I assumed that we were rich. Daddy invested heavily in dogs and shotgun shells. We owned 17 fox hounds, two bird dogs and a yard dog. Even Rockefeller didn’t have that many mutts. We also had a radio and listened to the Grand Ole Opry every Saturday night.
I received a new pair of jeans and shoes each fall and got to attend the Limestone County Fair where I rode the merry-go-round and saw the tattooed fat lady. Daddy was right. We were on a gravy train.
He was always preparing me psychologically for the next Depression, which according to him was coming.
“You’ll be eat’n rabbits and squirrel and be glad to have it,” he said.
He enjoyed telling about one Depression family living in the community that barked like hounds while chasing a rabbit into a hollow log and then twisting it out with a bamboo briar.
After hearing gloom and doom I didn’t dare ask for a quarter.
Although Daddy’s expertise was cotton farming, fox hunting, and quail hunting, he may have been a financial seer.
The gravy train has slowed down.
Today, financial experts tell us not to panic. It’s a time to buy, they say, while at the same time they are panicking and baling out of the market. They need fools like you and me to buy what they sell. I don’t trust anyone with a $200 haircut who wears wide gray pinstripe suits and yellow silk neckties.
In these times of economic crisis, I recommend Poor Richard’s Almanac, written by Benjamin Franklin in 1732. Any fat, ugly 70-year-old man who went to Paris as ambassador of the Continental Congress and swung with young French women in King Louis XVI’s court, is worthy of our attention.
While visiting Philadelphia on July 4, 2006, I purchased a copy of Poor Richard’s Almanac for $2. I’ll share some of his financial gems of wisdom, discussed and interpreted by Alvin and Thelma of Rt. 4:
• “The second vice is lying; the first is running in debt.” (Dadgumit, Thelma! That means you maxed out the Visa again and lied about it.)

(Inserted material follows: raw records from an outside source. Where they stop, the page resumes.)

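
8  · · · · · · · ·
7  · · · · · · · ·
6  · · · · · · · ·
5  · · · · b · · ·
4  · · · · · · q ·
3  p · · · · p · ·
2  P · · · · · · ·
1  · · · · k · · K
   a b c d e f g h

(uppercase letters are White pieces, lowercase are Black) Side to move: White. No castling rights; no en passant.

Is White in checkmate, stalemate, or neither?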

• “Keep thy shop, and thy shop will keep thee.” (Alvin, that means you gotta get your sorry carcass outta bed, sober up and go to work. We’re about out of cigarettes and beer.)
• “If you know how to spend less than you get, you have the philosopher’s stone.” (Thelma, that means we’re spending more money than we earn. What else is new, dummy?)
• “Beware of little expenses; a small leak will sink a great ship.” (Thelma, that means you’ve gotta stop hav’n yer nails done every week. Stuff it, Alvin?)
• “Spare and have is better than to spend and crave.” (Thelma, you keep harping about sav’n money, but just let me get a new tree stand, we’ll start sav’n next year.)
• “A penny saved is a penny earned.” (Heck Thelma, why save a penny? It won’t buy anything?)
• “For age and want save while you may; no morning sun lasts all day.” (Thelma, that don’t’ mean Jack anymore. The guv’met’ll take care of us if we need help. Are you goin’ to Tunica or not?)
There is another saying that still rings true today: “Experience keeps a dear school, yet fools will learn in no other.”